«О вы, проказники и шарманки, умолкните же! Как хорошо вы знаете о том, что должно было исполниться в семь дней —
и как то чудовище заползло мне в глотку и душило меня! Но я откусил ему голову и отплюнул ее от себя.
Но вы – вы уже сделали из этого уличную песенку под шарманку? А я лежу здесь, еще не успев отойти от этого откусывания и отплевывания, еще больной от собственного избавления.
И вы смотрите на все это?»
Итак, два отрывка, обособленные друг от друга не только по содержанию, но и по их месту в произведении («О призраке и загадке» и «Выздоравливающий»), смыкаются, и таким образом мы получаем более целостное представление, необходимое для понимания этого произведения в целом. Однако остережемся думать, что тем самым мы уже стали понимающими; быть может, мы только смотрим и не видим второго вопроса, который Заратустра в своем рассказе сразу же задает морякам.
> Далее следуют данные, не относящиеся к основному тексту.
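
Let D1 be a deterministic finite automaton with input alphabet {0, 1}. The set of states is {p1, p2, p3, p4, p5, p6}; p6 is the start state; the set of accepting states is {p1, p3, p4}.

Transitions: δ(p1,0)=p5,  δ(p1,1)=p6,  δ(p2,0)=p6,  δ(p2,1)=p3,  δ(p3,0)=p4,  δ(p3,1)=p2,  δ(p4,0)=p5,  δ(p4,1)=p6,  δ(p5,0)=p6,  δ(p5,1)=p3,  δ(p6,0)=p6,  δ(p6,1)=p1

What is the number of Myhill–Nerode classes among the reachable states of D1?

4

P0 = {p1,p3,p4} | {p2,p5,p6}.
On input 0, block {p1,p3,p4} splits into {p1,p4} and {p3}.
On input 1, block {p2,p5,p6} splits into {p2,p5} and {p6}.
No further refinement is possible. Final partition (4 blocks): {p1,p4} | {p2,p5} | {p3} | {p6}.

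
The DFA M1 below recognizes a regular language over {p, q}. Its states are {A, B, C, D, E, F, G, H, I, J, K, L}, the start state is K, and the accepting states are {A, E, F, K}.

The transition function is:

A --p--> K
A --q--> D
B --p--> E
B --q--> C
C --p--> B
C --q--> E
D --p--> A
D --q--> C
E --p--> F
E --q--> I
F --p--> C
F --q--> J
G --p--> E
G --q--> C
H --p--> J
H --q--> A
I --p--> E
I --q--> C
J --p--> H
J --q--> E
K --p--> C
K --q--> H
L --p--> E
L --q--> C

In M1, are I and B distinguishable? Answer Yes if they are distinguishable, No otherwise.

No

Reachable states from the start: {A,B,C,D,E,F,H,I,J,K}. Unreachable: {G,L} — drop them.
Initial partition by acceptance: {A,E,F,K} | {B,C,D,H,I,J}.
On input p, block {A,E,F,K} splits into {A,E} and {F,K}.
On input p, block {B,C,D,H,I,J} splits into {B,D,I} and {C,H,J}.
On input p, block {C,H,J} splits into {H,J} and {C}.
Stable partition: {A,E} | {B,D,I} | {F,K} | {H,J} | {C} — 5 equivalence classes.
I and B lie in the same block of the stable partition, so they are equivalent — no string distinguishes them.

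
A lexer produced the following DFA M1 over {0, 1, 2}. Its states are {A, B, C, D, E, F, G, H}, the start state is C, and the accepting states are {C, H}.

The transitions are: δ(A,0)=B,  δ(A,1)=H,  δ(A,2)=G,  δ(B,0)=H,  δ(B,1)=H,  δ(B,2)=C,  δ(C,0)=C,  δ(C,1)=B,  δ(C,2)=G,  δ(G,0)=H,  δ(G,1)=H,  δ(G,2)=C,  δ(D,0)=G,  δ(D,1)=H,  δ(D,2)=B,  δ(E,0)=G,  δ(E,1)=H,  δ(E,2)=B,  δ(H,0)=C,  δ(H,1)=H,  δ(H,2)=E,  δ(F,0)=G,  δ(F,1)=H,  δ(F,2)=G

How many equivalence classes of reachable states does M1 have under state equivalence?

First remove the unreachable states {A,D,F}; 5 states remain.
P0 = {C,H} | {B,E,G}.
On input 1, block {C,H} splits into {C} and {H}.
Refine {B,E,G} on symbol 0: members go to different blocks, giving {B,G} and {E}.
Stable partition: {C} | {B,G} | {H} | {E} — 4 equivalence classes.

4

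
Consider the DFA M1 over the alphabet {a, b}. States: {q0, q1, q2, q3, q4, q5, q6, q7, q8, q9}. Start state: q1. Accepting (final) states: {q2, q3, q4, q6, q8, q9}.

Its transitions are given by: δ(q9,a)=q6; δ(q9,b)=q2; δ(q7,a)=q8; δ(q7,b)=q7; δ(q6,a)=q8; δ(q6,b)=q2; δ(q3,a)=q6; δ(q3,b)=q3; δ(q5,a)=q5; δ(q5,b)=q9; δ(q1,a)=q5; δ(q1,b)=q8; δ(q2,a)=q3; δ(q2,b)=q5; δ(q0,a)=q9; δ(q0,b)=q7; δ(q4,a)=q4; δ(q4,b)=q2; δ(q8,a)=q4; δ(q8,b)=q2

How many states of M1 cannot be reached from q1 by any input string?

2

No path from q1 leads to q0, q7; the other 8 states are all reachable.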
Ведь он не только спрашивает: «Кто этот пастух?» Он также спрашивает: «Кто этот человек, которому все самое тяжелое, самое черное заползет в глотку?» Ответ: это тот, кто осмысляет и со-осмысляет мысль о вечном возвращении; он так долго осмысляет эту мысль не в характерной для нее области, что черная змея заползает ему в глотку и он откусывает ей голову. Эта мысль есть именно как то самое откусывание.
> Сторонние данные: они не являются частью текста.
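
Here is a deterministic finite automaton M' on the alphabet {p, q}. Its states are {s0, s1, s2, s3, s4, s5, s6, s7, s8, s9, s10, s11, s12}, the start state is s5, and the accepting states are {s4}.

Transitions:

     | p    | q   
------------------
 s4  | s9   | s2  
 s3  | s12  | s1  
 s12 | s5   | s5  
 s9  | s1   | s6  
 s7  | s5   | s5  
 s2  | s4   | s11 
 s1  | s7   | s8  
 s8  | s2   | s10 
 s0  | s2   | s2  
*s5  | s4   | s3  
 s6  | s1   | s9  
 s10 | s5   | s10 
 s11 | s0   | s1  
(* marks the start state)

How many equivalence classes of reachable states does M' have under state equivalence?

Every state is reachable, so we keep all 13.
Start with accepting vs non-accepting: {s4} | {s0,s1,s2,s3,s5,s6,s7,s8,s9,s10,s11,s12}.
On input p, block {s0,s1,s2,s3,s5,s6,s7,s8,s9,s10,s11,s12} splits into {s0,s1,s3,s6,s7,s8,s9,s10,s11,s12} and {s2,s5}.
Split {s0,s1,s3,s6,s7,s8,s9,s10,s11,s12} by δ(·,p) → {s0,s7,s8,s10,s12} and {s1,s3,s6,s9,s11}.
Split {s0,s7,s8,s10,s12} by δ(·,q) → {s0,s7,s12} and {s8,s10}.
Refine {s1,s3,s6,s9,s11} on symbol p: members go to different blocks, giving {s1,s3,s11} and {s6,s9}.
On input q, block {s1,s3,s11} splits into {s3,s11} and {s1}.
The partition is now stable with 7 blocks: {s4} | {s0,s7,s12} | {s2,s5} | {s3,s11} | {s8,s10} | {s6,s9} | {s1}.

7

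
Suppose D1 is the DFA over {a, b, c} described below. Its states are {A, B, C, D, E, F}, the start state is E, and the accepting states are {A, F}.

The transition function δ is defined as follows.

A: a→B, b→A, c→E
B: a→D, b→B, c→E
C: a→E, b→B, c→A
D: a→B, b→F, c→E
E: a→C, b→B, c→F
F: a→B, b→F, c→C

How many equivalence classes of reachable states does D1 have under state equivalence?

P0 = {A,F} | {B,C,D,E}.
Refine {B,C,D,E} on symbol b: members go to different blocks, giving {B,C,E} and {D}.
Split {B,C,E} by δ(·,a) → {C,E} and {B}.
Stable partition: {A,F} | {C,E} | {D} | {B} — 4 equivalence classes.

4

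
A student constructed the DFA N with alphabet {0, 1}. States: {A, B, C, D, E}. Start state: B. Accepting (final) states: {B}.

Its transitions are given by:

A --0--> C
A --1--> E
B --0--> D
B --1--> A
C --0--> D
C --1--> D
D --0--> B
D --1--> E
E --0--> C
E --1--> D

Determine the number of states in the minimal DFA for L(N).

5

Every state is reachable, so we keep all 5.
P0 = {B} | {A,C,D,E}.
Split {A,C,D,E} by δ(·,0) → {A,C,E} and {D}.
Split {A,C,E} by δ(·,0) → {A,E} and {C}.
On input 1, block {A,E} splits into {A} and {E}.
No further refinement is possible. Final partition (5 blocks): {B} | {A} | {D} | {C} | {E}.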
Как только мы это понимаем, нам становится ясно, почему Заратустра, продумывая мысль о мгновении, страшится, и почему карлик, вместо ответа, просто исчезает. Пока откусывание не совершилось, мгновение не осмысляется, ибо откусывание есть ответ на вопрос о том, что такое сами ворота, что такое мгновение: это решение, в котором предыдущая история как история нигилизма подлежит разбору и в то же время преодолевается.
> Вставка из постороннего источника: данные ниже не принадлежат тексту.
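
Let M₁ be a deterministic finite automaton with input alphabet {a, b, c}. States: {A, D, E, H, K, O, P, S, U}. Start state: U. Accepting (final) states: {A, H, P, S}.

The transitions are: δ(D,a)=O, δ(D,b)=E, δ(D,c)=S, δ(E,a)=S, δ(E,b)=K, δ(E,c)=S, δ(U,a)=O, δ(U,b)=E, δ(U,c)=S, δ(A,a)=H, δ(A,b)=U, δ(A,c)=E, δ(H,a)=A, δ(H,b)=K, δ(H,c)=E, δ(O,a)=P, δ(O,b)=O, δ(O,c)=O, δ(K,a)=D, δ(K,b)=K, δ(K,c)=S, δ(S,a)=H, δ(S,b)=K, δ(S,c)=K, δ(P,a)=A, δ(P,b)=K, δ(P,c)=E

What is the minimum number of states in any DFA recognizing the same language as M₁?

Start with accepting vs non-accepting: {A,H,P,S} | {D,E,K,O,U}.
Refine {D,E,K,O,U} on symbol a: members go to different blocks, giving {D,K,U} and {E,O}.
Refine {A,H,P,S} on symbol c: members go to different blocks, giving {A,H,P} and {S}.
On input a, block {D,K,U} splits into {D,U} and {K}.
On input b, block {A,H,P} splits into {H,P} and {A}.
Split {E,O} by δ(·,a) → {E} and {O}.
The partition is now stable with 7 blocks: {H,P} | {D,U} | {E} | {S} | {K} | {A} | {O}.

7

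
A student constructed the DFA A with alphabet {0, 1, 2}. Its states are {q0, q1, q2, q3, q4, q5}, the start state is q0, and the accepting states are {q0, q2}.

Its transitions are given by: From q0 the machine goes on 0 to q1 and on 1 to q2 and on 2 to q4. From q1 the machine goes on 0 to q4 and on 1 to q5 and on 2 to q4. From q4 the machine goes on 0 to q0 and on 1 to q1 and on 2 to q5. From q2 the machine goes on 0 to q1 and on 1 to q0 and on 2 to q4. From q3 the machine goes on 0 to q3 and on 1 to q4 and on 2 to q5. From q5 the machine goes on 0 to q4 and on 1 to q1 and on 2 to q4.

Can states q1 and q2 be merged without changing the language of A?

No

First remove the unreachable states {q3}; 5 states remain.
Start with accepting vs non-accepting: {q0,q2} | {q1,q4,q5}.
Refine {q1,q4,q5} on symbol 0: members go to different blocks, giving {q1,q5} and {q4}.
No further refinement is possible. Final partition (3 blocks): {q0,q2} | {q1,q5} | {q4}.
q1 and q2 end up in different blocks, so they are distinguishable. For instance, the string 'ε' is accepted from only q2.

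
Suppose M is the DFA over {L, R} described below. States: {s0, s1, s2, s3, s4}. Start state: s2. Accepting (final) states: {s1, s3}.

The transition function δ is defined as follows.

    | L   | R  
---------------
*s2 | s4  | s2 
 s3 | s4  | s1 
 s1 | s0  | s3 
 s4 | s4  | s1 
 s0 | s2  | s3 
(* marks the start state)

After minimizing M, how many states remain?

5

P0 = {s1,s3} | {s0,s2,s4}.
Split {s0,s2,s4} by δ(·,R) → {s0,s4} and {s2}.
Refine {s0,s4} on symbol L: members go to different blocks, giving {s0} and {s4}.
On input L, block {s1,s3} splits into {s1} and {s3}.
The partition is now stable with 5 blocks: {s1} | {s0} | {s2} | {s4} | {s3}.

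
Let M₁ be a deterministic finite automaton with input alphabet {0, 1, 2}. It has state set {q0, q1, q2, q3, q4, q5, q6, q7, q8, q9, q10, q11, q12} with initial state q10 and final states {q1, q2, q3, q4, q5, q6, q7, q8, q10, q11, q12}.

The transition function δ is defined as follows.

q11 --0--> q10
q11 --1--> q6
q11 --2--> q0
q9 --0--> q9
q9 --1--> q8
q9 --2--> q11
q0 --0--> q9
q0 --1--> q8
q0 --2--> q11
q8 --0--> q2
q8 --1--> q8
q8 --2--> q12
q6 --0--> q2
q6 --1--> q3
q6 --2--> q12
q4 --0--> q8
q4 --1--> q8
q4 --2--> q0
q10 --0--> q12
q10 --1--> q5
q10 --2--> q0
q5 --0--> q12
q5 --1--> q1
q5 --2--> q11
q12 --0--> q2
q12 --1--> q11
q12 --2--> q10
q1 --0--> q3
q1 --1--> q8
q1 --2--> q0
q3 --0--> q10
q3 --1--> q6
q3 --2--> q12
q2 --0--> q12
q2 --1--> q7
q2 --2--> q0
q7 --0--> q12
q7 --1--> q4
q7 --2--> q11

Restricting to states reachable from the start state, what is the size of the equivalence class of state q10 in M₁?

Every state is reachable, so we keep all 13.
P0 = {q1,q2,q3,q4,q5,q6,q7,q8,q10,q11,q12} | {q0,q9}.
Refine {q1,q2,q3,q4,q5,q6,q7,q8,q10,q11,q12} on symbol 2: members go to different blocks, giving {q3,q5,q6,q7,q8,q12} and {q1,q2,q4,q10,q11}.
Refine {q3,q5,q6,q7,q8,q12} on symbol 0: members go to different blocks, giving {q3,q6,q8,q12} and {q5,q7}.
Refine {q3,q6,q8,q12} on symbol 1: members go to different blocks, giving {q3,q6,q8} and {q12}.
On input 0, block {q1,q2,q4,q10,q11} splits into {q1,q4} and {q2,q10} and {q11}.
Stable partition: {q3,q6,q8} | {q0,q9} | {q1,q4} | {q5,q7} | {q12} | {q2,q10} | {q11} — 7 equivalence classes.
State q10 belongs to the block {q2,q10}, which has 2 states.

2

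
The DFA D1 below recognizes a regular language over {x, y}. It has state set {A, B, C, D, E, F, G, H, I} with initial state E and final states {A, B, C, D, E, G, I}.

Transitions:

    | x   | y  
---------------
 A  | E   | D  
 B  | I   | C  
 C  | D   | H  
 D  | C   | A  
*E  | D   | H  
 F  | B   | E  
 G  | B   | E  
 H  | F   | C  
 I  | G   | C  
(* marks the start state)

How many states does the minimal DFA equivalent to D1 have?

5

Every state is reachable, so we keep all 9.
P0 = {A,B,C,D,E,G,I} | {F,H}.
Split {A,B,C,D,E,G,I} by δ(·,y) → {A,B,D,G,I} and {C,E}.
Split {A,B,D,G,I} by δ(·,x) → {B,G,I} and {A,D}.
On input x, block {F,H} splits into {F} and {H}.
The partition is now stable with 5 blocks: {B,G,I} | {F} | {C,E} | {A,D} | {H}.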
Мысль о вечном возвращении того же самого есть именно как эта преодолевающая мысль. Преодоление должно провести через, на первый взгляд, узкую расселину: узкую потому, что она пролегает между столь похожими друг на друга скалами, что те как будто сливаются. С одной стороны: все есть ничто, все безразлично, так что ничто не вознаграждается – все одинаково. С другой стороны: все возвращается, это касается каждого мгновения, касается всего – все одинаково.
Очень маленькая расселина, призрачный мост из слов «все одинаково» на самом деле скрывает в себе полное различие: «все безразлично» и «ничто не безразлично».